Le mécanisme de l’article 3 est essentiel pour faciliter le parcours des victimes, accélérer leur indemnisation, garantir le secret médical, voire, comme le prévoit un amendement de nos collègues du groupe Les Républicains, le secret industriel et commercial. Ce dernier peut en effet empêcher des victimes de prouver leur intoxication, car elles se voient refuser l’analyse même des substances présentes dans leur corps. En effet, pour analyser, il faut connaître la formule, or celle-ci est secrète.

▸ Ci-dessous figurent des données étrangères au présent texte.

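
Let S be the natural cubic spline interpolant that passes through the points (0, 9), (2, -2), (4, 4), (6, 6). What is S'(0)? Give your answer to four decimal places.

Write σ_i for S''(x_i). With h_i = 2, 2, 2 and divided differences Δ_i = -11/2, 3, 1, the continuity of S' gives the tridiagonal system
  2·σ_0 + 8·σ_1 + 2·σ_2 = 6(Δ_1 - Δ_0) = 51
  2·σ_1 + 8·σ_2 + 2·σ_3 = 6(Δ_2 - Δ_1) = -12
Natural end conditions: σ_0 = σ_3 = 0.
Solving: σ_0 = 0, σ_1 = 36/5, σ_2 = -33/10, σ_3 = 0.
On [0, 2], S'(t) = b_0 + 2c_0·t + 3d_0·t² with b_0 = Δ_0 - h_0(2σ_0 + σ_1)/6 = -79/10, c_0 = σ_0/2 = 0, d_0 = (σ_1 - σ_0)/(6h_0) = 3/5. So S'(0) = -79/10.

-7.9000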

Il faut donc un intermédiaire, la commission médicale prévue à cet article, qui aura pour mission de caractériser le lien entre les expositions et les pathologies, de garantir le secret médical ainsi que le secret industriel et commercial. Comme dans le cas du conseil de gestion du fonds, la composition de la commission médicale sera essentielle pour garantir son impartialité, sa transparence et sa compétence médicale. En effet, nous savons aujourd’hui les dégâts que peuvent engendrer les conflits d’intérêts dans les questions de santé publique. (M. Henri Cabanel applaudit.)